Une langue sexiste, c’est quoi ?

Par définition, le sexisme est une attitude discriminatoire fondée sur le sexe opposé, plus particulièrement le sexe féminin. Qualifier une langue de « sexiste » signifie donc que son vocabulaire et sa syntaxe privilégient le genre masculin. Chez MosaLingua, nous sommes pour l’égalité des langues ! Nous restons donc neutres et ne prenons pas parti quant aux observations qui vont suivre. Étudier une langue en effet, c’est l’observer sous différents angles. C’est ce que nous allons faire dans cet article : observer, sans jugement.

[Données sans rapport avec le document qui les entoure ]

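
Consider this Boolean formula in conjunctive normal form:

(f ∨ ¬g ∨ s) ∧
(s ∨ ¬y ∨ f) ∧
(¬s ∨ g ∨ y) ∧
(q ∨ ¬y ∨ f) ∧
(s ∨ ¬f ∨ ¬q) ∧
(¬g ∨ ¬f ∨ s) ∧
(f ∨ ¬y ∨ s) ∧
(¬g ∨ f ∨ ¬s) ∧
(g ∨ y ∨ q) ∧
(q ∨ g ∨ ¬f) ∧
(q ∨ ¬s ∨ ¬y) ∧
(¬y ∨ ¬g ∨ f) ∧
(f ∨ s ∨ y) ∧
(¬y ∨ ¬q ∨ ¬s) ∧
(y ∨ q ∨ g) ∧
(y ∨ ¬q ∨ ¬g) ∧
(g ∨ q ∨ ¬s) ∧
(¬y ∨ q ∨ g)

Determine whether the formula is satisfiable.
Yes

Yes, the formula is satisfiable.

One satisfying assignment is: y=False, s=True, q=False, f=True, g=True

Verification: With this assignment, all 18 clauses evaluate to true.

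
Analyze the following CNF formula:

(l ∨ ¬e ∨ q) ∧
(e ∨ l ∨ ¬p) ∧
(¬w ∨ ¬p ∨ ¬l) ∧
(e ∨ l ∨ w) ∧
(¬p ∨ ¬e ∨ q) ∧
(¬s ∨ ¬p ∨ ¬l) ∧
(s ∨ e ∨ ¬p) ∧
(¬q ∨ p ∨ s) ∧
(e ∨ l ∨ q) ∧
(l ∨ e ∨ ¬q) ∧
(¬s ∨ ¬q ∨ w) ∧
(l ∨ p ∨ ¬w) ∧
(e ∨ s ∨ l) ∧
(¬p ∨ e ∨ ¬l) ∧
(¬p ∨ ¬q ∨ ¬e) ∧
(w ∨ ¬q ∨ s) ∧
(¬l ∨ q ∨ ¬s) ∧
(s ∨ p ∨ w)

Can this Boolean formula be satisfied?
Yes

Yes, the formula is satisfiable.

One satisfying assignment is: w=True, e=False, l=True, s=True, q=True, p=False

Verification: With this assignment, all 18 clauses evaluate to true.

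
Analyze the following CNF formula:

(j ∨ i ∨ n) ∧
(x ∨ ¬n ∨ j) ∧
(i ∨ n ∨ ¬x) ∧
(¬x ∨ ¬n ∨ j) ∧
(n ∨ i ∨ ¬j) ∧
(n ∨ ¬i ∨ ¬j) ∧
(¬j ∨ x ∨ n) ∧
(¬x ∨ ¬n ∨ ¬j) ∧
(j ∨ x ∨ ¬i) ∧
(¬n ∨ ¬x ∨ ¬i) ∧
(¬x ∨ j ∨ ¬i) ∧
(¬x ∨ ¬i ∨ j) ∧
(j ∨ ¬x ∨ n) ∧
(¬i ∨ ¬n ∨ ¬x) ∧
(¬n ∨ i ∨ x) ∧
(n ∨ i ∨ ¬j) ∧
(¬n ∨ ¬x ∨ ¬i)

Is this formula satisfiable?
Yes

Yes, the formula is satisfiable.

One satisfying assignment is: x=False, n=True, i=True, j=True

Verification: With this assignment, all 17 clauses evaluate to true.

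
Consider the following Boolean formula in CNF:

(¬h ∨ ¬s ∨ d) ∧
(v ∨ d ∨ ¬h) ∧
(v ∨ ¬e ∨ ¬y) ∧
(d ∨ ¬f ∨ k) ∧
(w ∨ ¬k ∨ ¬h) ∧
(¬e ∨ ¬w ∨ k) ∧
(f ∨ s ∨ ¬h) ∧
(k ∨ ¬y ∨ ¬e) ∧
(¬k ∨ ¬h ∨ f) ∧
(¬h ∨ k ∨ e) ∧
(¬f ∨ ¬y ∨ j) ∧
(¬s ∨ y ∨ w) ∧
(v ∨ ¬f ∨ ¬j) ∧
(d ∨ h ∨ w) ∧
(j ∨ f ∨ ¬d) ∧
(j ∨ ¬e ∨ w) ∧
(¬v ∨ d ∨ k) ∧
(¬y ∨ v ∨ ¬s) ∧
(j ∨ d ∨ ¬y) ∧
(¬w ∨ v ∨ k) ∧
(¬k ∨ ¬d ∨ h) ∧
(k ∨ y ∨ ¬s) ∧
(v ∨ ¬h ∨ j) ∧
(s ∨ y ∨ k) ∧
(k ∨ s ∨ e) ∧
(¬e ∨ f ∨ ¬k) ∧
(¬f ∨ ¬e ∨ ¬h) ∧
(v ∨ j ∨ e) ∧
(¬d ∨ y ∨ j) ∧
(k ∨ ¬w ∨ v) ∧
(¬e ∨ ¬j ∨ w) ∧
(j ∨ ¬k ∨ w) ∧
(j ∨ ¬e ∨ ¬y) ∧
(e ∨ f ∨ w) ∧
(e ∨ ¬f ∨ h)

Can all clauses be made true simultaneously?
Yes

Yes, the formula is satisfiable.

One satisfying assignment is: y=True, e=False, w=True, j=True, s=True, k=False, h=False, d=True, f=False, v=True

Verification: With this assignment, all 35 clauses evaluate to true.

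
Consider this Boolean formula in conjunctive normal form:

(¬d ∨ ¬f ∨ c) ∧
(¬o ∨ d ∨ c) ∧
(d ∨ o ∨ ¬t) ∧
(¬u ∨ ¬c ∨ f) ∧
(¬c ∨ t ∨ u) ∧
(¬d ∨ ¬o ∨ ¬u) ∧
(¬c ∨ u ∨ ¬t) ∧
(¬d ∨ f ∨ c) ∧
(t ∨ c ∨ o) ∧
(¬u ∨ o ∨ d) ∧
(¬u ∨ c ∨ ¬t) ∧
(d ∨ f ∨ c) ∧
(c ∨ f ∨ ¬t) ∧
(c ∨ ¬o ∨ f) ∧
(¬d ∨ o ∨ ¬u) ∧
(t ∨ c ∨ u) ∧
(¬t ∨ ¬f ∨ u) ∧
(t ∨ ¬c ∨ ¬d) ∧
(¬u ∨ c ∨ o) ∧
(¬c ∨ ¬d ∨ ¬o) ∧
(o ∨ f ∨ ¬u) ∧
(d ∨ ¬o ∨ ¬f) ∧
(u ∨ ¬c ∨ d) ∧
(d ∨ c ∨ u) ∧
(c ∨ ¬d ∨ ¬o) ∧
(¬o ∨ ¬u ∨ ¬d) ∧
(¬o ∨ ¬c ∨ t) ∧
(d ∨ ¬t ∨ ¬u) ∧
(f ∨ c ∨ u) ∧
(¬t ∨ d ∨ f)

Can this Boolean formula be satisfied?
No

No, the formula is not satisfiable.

No assignment of truth values to the variables can make all 30 clauses true simultaneously.

The formula is UNSAT (unsatisfiable).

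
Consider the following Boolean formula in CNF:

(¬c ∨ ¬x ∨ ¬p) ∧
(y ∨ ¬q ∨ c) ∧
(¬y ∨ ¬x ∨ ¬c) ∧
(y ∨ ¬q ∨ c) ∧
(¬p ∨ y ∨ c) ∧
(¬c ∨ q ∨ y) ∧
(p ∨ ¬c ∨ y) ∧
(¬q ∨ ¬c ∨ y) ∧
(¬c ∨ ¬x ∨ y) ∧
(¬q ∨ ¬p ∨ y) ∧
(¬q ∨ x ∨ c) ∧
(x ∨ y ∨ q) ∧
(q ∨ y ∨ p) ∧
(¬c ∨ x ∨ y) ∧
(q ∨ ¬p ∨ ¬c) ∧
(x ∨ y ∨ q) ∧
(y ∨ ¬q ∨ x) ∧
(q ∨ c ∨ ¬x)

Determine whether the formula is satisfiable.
Yes

Yes, the formula is satisfiable.

One satisfying assignment is: c=False, q=False, p=False, x=False, y=True

Verification: With this assignment, all 18 clauses evaluate to true.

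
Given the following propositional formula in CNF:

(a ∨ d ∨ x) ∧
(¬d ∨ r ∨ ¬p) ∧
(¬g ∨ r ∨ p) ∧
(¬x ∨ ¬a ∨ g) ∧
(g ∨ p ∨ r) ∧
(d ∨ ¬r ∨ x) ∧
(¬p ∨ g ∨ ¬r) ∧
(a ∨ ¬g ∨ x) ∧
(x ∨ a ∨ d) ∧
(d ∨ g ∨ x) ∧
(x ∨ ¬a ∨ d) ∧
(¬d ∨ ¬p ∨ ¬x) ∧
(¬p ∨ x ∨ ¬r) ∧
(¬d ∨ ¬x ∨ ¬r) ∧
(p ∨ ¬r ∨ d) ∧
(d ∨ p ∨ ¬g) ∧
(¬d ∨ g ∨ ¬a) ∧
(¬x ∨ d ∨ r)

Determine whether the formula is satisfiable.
Yes

Yes, the formula is satisfiable.

One satisfying assignment is: p=False, x=False, a=False, d=True, g=False, r=True

Verification: With this assignment, all 18 clauses evaluate to true.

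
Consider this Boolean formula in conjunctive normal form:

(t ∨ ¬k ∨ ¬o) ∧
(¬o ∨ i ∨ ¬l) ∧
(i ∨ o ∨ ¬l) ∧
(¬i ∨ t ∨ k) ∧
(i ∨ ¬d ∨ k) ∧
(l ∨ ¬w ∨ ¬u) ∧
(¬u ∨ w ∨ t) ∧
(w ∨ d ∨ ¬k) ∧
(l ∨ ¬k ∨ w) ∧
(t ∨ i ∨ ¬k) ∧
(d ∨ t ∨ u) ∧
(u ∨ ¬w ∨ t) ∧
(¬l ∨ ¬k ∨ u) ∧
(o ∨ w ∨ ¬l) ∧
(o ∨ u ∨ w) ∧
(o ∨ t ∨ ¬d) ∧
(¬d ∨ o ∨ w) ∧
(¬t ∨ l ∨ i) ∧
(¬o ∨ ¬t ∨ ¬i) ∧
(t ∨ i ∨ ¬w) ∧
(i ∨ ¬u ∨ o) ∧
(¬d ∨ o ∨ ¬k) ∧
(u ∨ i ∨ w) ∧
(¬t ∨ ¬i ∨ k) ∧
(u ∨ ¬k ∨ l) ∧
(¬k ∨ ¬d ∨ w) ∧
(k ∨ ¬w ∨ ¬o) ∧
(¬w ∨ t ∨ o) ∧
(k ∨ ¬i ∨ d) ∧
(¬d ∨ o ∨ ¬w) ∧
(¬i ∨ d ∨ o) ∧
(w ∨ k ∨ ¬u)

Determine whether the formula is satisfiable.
No

No, the formula is not satisfiable.

No assignment of truth values to the variables can make all 32 clauses true simultaneously.

The formula is UNSAT (unsatisfiable).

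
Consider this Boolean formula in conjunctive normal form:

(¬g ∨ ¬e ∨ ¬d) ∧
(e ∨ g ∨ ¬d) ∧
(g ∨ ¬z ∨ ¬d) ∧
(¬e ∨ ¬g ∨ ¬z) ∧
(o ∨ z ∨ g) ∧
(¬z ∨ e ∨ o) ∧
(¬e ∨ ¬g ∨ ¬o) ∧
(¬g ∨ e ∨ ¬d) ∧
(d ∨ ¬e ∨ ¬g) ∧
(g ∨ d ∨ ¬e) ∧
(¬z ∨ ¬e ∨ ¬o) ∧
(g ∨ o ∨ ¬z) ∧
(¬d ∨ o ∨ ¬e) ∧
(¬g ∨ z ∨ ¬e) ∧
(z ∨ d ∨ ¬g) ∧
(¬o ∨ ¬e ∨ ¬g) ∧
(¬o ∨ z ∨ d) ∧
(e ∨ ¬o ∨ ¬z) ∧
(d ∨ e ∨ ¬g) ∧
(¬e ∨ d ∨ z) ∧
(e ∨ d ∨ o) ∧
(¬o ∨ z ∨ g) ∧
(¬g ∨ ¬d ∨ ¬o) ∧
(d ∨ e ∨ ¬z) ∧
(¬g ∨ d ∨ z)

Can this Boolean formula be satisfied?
No

No, the formula is not satisfiable.

No assignment of truth values to the variables can make all 25 clauses true simultaneously.

The formula is UNSAT (unsatisfiable).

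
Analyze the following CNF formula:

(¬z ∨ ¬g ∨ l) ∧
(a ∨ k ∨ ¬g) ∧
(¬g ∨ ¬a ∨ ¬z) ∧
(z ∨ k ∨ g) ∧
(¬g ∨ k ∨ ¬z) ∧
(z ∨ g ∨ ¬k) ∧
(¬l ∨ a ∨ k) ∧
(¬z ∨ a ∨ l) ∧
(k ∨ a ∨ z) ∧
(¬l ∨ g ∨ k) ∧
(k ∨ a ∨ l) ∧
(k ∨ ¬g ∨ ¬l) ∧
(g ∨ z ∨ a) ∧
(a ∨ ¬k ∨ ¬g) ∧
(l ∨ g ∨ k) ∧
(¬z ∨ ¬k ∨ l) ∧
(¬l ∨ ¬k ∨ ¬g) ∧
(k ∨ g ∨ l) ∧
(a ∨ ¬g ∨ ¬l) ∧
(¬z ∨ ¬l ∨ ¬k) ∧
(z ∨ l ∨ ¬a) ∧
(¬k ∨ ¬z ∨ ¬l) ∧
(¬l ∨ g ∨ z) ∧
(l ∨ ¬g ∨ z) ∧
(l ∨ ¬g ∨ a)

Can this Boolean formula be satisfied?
No

No, the formula is not satisfiable.

No assignment of truth values to the variables can make all 25 clauses true simultaneously.

The formula is UNSAT (unsatisfiable).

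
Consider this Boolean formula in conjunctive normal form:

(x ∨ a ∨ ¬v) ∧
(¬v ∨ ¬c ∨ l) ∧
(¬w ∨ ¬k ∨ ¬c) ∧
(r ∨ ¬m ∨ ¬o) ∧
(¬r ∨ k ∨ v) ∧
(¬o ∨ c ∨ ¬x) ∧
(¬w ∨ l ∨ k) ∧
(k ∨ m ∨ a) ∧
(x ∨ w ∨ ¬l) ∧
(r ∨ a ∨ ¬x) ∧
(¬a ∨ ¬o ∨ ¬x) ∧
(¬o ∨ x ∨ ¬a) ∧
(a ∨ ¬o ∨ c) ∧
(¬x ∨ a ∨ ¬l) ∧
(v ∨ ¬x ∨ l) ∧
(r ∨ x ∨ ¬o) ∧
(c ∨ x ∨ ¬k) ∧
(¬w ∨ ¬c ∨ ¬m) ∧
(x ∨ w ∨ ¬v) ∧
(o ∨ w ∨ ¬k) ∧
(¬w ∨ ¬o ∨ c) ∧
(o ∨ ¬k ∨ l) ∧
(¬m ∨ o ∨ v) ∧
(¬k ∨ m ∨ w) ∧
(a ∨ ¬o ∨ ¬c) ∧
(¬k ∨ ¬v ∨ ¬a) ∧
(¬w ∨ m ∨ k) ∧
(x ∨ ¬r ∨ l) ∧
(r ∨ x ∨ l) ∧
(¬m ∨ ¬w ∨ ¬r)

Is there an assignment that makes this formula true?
Yes

Yes, the formula is satisfiable.

One satisfying assignment is: l=False, m=False, x=True, a=True, w=False, r=False, k=False, v=True, c=False, o=False

Verification: With this assignment, all 30 clauses evaluate to true.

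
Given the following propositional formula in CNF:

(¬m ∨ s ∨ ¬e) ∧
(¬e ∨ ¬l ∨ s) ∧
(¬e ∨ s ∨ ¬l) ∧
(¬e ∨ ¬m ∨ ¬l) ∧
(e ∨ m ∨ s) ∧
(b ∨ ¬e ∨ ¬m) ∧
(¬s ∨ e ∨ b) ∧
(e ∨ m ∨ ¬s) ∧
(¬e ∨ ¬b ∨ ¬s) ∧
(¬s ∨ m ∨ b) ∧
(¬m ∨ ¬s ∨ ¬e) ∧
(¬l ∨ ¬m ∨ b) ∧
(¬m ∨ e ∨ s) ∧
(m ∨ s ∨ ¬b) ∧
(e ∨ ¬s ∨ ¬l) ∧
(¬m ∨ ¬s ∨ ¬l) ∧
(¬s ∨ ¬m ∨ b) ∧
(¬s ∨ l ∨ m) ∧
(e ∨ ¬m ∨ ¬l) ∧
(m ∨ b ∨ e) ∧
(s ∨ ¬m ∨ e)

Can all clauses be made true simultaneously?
Yes

Yes, the formula is satisfiable.

One satisfying assignment is: m=False, l=False, s=False, b=False, e=True

Verification: With this assignment, all 21 clauses evaluate to true.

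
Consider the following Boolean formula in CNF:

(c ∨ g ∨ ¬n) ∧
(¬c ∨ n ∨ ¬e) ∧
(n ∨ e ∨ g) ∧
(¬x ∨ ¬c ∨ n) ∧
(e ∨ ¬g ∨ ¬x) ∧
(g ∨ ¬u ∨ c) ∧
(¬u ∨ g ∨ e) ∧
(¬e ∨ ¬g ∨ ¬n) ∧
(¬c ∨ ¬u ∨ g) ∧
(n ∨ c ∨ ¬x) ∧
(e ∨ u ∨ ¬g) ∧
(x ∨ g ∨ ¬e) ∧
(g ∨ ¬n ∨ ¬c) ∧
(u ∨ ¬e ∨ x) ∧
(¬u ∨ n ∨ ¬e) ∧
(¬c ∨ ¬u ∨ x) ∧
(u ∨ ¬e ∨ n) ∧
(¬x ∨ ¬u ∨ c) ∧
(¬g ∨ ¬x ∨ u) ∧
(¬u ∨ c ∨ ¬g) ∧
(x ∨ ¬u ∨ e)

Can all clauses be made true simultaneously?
No

No, the formula is not satisfiable.

No assignment of truth values to the variables can make all 21 clauses true simultaneously.

The formula is UNSAT (unsatisfiable).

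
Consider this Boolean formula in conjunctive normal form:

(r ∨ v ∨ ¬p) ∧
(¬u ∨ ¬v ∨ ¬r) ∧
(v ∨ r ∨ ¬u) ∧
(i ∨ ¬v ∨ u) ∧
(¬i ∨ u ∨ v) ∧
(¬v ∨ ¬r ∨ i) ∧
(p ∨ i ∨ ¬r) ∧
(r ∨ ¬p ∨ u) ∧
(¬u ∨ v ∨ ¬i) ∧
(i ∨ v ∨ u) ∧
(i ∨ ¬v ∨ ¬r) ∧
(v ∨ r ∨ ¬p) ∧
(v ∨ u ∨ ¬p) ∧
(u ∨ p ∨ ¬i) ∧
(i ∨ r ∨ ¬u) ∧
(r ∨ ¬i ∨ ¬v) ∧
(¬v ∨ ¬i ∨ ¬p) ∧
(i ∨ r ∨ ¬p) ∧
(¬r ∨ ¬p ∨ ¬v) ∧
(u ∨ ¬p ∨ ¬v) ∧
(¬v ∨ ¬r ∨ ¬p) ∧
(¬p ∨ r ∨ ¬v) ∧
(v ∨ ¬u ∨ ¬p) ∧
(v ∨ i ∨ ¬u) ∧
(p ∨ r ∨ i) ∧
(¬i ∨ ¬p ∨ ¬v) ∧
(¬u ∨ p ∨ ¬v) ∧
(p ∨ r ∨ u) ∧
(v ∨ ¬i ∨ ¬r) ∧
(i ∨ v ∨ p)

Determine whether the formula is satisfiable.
No

No, the formula is not satisfiable.

No assignment of truth values to the variables can make all 30 clauses true simultaneously.

The formula is UNSAT (unsatisfiable).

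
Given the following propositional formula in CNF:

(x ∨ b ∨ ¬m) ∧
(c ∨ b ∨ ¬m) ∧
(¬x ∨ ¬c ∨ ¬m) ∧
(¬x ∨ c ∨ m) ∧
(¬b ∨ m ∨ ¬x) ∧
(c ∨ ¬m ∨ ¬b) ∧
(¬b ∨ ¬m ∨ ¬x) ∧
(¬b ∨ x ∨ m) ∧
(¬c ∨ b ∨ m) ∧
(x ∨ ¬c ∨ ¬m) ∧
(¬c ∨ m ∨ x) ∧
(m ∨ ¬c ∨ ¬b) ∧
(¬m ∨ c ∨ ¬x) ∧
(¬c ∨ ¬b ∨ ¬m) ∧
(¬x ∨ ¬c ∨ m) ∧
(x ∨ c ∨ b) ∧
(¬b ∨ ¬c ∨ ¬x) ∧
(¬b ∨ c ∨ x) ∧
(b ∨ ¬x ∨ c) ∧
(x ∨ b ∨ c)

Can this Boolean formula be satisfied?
No

No, the formula is not satisfiable.

No assignment of truth values to the variables can make all 20 clauses true simultaneously.

The formula is UNSAT (unsatisfiable).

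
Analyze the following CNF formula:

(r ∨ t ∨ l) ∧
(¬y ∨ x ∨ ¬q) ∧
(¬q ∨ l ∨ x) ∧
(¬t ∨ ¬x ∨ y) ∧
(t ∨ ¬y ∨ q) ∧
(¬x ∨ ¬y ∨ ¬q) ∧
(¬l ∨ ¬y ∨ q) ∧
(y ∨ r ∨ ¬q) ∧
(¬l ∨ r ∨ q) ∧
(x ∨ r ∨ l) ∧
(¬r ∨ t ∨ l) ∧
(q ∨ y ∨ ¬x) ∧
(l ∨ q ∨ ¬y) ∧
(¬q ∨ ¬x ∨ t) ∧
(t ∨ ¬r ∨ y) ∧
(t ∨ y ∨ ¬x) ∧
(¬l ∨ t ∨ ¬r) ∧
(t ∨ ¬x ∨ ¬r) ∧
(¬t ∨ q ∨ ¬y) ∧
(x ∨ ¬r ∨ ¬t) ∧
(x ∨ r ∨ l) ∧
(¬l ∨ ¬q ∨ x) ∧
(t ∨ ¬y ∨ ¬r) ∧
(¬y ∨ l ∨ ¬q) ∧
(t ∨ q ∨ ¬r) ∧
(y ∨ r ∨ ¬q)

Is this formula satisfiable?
No

No, the formula is not satisfiable.

No assignment of truth values to the variables can make all 26 clauses true simultaneously.

The formula is UNSAT (unsatisfiable).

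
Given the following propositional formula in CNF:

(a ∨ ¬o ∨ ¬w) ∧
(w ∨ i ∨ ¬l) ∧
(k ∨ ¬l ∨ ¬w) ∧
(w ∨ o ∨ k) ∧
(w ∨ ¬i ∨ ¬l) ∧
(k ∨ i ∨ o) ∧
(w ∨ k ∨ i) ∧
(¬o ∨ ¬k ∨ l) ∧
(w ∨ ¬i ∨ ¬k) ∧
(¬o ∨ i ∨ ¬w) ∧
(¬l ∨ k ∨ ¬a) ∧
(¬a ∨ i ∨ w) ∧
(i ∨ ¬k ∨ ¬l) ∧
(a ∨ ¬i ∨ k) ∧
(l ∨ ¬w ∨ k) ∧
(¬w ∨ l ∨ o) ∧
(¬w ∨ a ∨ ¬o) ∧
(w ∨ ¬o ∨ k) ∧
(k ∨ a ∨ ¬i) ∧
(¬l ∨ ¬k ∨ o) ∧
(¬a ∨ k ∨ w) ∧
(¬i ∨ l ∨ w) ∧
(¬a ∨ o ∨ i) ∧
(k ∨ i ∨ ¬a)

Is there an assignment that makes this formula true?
Yes

Yes, the formula is satisfiable.

One satisfying assignment is: a=False, w=False, o=False, k=True, i=False, l=False

Verification: With this assignment, all 24 clauses evaluate to true.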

La parité dans la langue française

Les règles de la langue française ont été établies il y a des siècles, à une époque bien différente de celle d’aujourd’hui. Le vocabulaire et la grammaire reflètent donc d’un passé linguistique qui, il faut l’admettre, n’a pas beaucoup changé. Bien qu’il ait évolué (on le voit avec l’apparition d’anglicismes, l’argot, la modernisation de la langue…), le français reste une langue qui ne change pas beaucoup, protégée par les puristes. La parité n’est donc pas l’atout principal de la langue française : le genre féminin est souvent oublié, voir dénigré.

Les professions

Le champ lexical des professions est bien connu pour ne pas mentionner le genre féminin. Marin, chauffeur, jardinier, routier, médecin… Voilà des noms de métier qui n’ont toujours pas d’équivalent féminin au 21e siècle. Difficile donc, pour les jeunes filles de s’identifier à ces postes. Les genres des métiers étaient pourtant jadis beaucoup plus variés. Jusqu’au 17e siècle, les femmes étaient autrices, professeuses ou encore philosophesses. Vous n’en avez jamais entendu parler ? C’est parce qu’à la création de l’Académie française en 1635, la règle du masculin qui l’emporte sur le féminin fait son apparition et supprime ces noms de métier.

La lutte pour la féminisation des noms de métiers a souvent été d’actualité au cours des dernières décennies, mais pas toujours prise au sérieux. La féminisation de nombreux métiers a été rejetée lors de diverses politiques linguistiques dans les années 80 et jusqu’à aujourd’hui. Ce n’est qu’en 2019 que l’Académie française se résout enfin à faire quelques changements et estime qu’il n’existe « aucun obstacle de principe » à la féminisation des métiers. Pour en savoir plus, consultez cet article du journal Le Monde.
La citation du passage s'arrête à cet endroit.